Limitations: Non-standard amino acids and ligands are usually skipped or mapped conservatively, so they may not appear faithfully in the resulting sequence.
Behavior: Sequences are usually grouped by chain; if an input PDB contains multiple models or chains, you should expect multiple FASTA entries per PDB ID.
Behavior: Empty or structurally invalid PDB entries will typically cause validation errors rather than silently producing empty sequences.

Troubleshooting¶

No sequence found / empty FASTA output: Check that the input PDB text actually contains ATOM records for the intended chains and is passed as a dictionary {id: content}; loading a raw string or an empty file will produce no sequences.
KeyError or type error on input: This usually indicates that the node received something other than a PDB-typed dictionary (e.g., a plain string or list).
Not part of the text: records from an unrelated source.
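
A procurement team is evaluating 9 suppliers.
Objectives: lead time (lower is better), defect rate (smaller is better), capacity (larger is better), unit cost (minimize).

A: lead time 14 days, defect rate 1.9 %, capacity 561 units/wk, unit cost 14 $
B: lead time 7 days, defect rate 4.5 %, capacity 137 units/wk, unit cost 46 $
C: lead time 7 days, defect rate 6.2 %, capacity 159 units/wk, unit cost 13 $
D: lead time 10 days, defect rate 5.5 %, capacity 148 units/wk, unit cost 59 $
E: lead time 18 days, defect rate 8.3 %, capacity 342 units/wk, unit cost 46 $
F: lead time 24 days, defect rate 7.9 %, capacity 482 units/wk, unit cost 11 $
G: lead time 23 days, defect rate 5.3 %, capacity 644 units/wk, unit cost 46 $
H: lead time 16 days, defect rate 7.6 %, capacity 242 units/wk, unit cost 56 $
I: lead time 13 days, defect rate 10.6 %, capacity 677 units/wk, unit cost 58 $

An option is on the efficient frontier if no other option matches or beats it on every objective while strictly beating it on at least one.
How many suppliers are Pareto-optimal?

7

A: not dominated (best defect rate).
B: not dominated.
C: not dominated.
D: not dominated.
E: dominated by A (lead time 14≤18, defect rate 1.9≤8.3, capacity 561≥342, unit cost 14≤46).
F: not dominated (best unit cost).
G: not dominated.
H: dominated by A (lead time 14≤16, defect rate 1.9≤7.6, capacity 561≥242, unit cost 14≤56).
I: not dominated (best capacity).
Pareto-optimal: A, B, C, D, F, G, I → 7.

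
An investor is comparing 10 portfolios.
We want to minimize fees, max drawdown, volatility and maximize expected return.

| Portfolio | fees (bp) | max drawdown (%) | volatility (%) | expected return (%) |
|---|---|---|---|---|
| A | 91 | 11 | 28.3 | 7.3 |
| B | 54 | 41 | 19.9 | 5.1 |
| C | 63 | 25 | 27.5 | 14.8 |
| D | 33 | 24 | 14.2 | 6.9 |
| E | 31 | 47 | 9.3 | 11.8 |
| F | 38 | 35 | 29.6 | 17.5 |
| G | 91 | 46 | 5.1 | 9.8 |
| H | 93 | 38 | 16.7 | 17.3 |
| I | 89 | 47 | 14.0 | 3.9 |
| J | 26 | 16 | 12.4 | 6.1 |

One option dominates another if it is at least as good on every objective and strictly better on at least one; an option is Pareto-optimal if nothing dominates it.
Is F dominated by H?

No

H vs F: H is worse on fees (93 vs 38), so it does not dominate F.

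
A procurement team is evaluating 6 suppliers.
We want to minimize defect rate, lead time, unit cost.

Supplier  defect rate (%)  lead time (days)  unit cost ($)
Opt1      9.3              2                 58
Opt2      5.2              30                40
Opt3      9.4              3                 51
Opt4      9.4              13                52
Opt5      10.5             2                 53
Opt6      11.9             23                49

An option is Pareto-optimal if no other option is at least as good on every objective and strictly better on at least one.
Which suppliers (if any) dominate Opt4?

Opt3

Opt3: defect rate 9.4≤9.4, lead time 3≤13, unit cost 51≤52 — dominates Opt4.
Others (Opt1, Opt2, Opt5, Opt6) are each worse than Opt4 on at least one objective.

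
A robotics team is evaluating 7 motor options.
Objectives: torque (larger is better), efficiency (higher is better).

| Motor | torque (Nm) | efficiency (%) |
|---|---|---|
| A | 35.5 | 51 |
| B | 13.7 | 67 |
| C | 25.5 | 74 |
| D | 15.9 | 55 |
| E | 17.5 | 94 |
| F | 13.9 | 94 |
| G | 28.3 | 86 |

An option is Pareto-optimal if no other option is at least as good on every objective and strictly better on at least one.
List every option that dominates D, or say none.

C, E, G

C: torque 25.5≥15.9, efficiency 74≥55 — dominates D.
E: torque 17.5≥15.9, efficiency 94≥55 — dominates D.
G: torque 28.3≥15.9, efficiency 86≥55 — dominates D.
Others (A, B, F) are each worse than D on at least one objective.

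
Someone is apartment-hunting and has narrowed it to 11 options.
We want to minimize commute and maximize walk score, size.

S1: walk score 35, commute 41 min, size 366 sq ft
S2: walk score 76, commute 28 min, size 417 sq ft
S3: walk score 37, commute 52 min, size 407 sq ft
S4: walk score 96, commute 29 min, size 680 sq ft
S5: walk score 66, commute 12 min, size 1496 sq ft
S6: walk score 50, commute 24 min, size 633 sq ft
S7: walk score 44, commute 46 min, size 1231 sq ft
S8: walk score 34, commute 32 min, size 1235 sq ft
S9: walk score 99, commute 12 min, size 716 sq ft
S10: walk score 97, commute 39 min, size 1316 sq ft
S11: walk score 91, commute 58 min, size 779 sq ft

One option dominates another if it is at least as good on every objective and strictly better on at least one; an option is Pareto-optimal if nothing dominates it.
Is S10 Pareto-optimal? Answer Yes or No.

S1: worse on walk score (35 vs 97).
S2: worse on walk score (76 vs 97).
S3: worse on walk score (37 vs 97).
S4: worse on walk score (96 vs 97).
S5: worse on walk score (66 vs 97).
S6: worse on walk score (50 vs 97).
S7: worse on walk score (44 vs 97).
S8: worse on walk score (34 vs 97).
S9: worse on size (716 vs 1316).
S11: worse on walk score (91 vs 97).
No option is at least as good as S10 on every objective and strictly better on one.

Yes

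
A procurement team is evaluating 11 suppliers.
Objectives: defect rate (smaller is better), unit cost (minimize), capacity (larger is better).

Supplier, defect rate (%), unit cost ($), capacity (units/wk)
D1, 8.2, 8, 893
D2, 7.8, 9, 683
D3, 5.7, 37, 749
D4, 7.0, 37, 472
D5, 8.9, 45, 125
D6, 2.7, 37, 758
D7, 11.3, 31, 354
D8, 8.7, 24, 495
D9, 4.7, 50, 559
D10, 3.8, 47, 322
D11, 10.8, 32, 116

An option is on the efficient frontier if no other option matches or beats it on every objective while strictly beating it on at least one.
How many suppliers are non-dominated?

D1: not dominated (best unit cost).
D2: not dominated.
D3: dominated by D6 (defect rate 2.7≤5.7, unit cost 37≤37, capacity 758≥749).
D4: dominated by D3 (defect rate 5.7≤7.0, unit cost 37≤37, capacity 749≥472).
D5: dominated by D1 (defect rate 8.2≤8.9, unit cost 8≤45, capacity 893≥125).
D6: not dominated (best defect rate).
D7: dominated by D1 (defect rate 8.2≤11.3, unit cost 8≤31, capacity 893≥354).
D8: dominated by D1 (defect rate 8.2≤8.7, unit cost 8≤24, capacity 893≥495).
D9: dominated by D6 (defect rate 2.7≤4.7, unit cost 37≤50, capacity 758≥559).
D10: dominated by D6 (defect rate 2.7≤3.8, unit cost 37≤47, capacity 758≥322).
D11: dominated by D1 (defect rate 8.2≤10.8, unit cost 8≤32, capacity 893≥116).
Pareto-optimal: D1, D2, D6 → 3.

3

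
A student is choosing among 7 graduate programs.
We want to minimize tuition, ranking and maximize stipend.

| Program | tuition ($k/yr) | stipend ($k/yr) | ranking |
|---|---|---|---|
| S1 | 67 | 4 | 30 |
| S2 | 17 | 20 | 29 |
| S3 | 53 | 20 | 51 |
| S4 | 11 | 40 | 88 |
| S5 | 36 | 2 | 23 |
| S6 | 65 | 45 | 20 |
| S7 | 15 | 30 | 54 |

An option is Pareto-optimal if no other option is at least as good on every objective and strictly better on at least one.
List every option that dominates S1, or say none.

S2: tuition 17≤67, stipend 20≥4, ranking 29≤30 — dominates S1.
S6: tuition 65≤67, stipend 45≥4, ranking 20≤30 — dominates S1.
Others (S3, S4, S5, S7) are each worse than S1 on at least one objective.

S2, S6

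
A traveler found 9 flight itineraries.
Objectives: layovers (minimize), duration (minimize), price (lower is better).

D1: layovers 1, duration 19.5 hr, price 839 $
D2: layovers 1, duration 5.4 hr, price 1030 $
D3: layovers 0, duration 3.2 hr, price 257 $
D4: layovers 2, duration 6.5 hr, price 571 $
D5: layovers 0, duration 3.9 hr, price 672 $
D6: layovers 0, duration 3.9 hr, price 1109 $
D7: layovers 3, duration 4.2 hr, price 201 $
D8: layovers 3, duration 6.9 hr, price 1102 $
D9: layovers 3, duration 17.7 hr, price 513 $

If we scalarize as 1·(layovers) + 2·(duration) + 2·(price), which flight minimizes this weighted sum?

D1: 1·1 + 2·19.5 + 2·839 = 1718.0
D2: 1·1 + 2·5.4 + 2·1030 = 2071.8
D3: 1·0 + 2·3.2 + 2·257 = 520.4
D4: 1·2 + 2·6.5 + 2·571 = 1157.0
D5: 1·0 + 2·3.9 + 2·672 = 1351.8
D6: 1·0 + 2·3.9 + 2·1109 = 2225.8
D7: 1·3 + 2·4.2 + 2·201 = 413.4
D8: 1·3 + 2·6.9 + 2·1102 = 2220.8
D9: 1·3 + 2·17.7 + 2·513 = 1064.4
Lowest: D7 at 413.4.

D7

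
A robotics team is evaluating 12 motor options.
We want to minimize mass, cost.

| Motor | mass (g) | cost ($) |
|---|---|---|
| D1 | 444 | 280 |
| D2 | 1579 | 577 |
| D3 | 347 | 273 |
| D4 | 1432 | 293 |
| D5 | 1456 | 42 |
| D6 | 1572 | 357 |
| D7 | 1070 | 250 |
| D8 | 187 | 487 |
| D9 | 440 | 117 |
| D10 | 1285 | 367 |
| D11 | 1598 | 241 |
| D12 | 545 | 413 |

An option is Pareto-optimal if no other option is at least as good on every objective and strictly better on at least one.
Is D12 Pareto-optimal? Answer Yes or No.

D1 vs D12: mass 444≤545, cost 280≤413 — D1 is at least as good on every objective and strictly better on at least one, so D1 dominates D12.

No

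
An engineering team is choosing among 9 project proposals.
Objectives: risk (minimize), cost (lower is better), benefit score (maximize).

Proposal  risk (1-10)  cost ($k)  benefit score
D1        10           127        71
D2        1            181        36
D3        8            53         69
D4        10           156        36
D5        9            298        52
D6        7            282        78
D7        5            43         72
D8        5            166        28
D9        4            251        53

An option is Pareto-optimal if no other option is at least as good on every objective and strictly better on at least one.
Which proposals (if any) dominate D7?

none

D1: worse on risk (10 vs 5).
D2: worse on cost (181 vs 43).
D3: worse on risk (8 vs 5).
D4: worse on risk (10 vs 5).
D5: worse on risk (9 vs 5).
D6: worse on risk (7 vs 5).
D8: worse on cost (166 vs 43).
D9: worse on cost (251 vs 43).
No option dominates D7.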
Ensure you connect a PDB output (e.g., from LoadPDBNode or PDBCombinerNode) directly to PDB To Fasta.
Unexpected or truncated sequence length: If your PDB is missing residues or contains only partial chains, the resulting FASTA will reflect that. Verify the structural completeness of the input PDB and consider using PdbFixerNode or PDBChainExtractorNode beforehand if you need a specific region.
Mixed or unexpected chain labeling in headers: Sequence IDs combine the original PDB identifier and chain; if upstream nodes renamed chains (e.g., PDBCombinerNode with prefixing), the FASTA headers will reflect those modified chain IDs. Inspect upstream settings if headers look unfamiliar.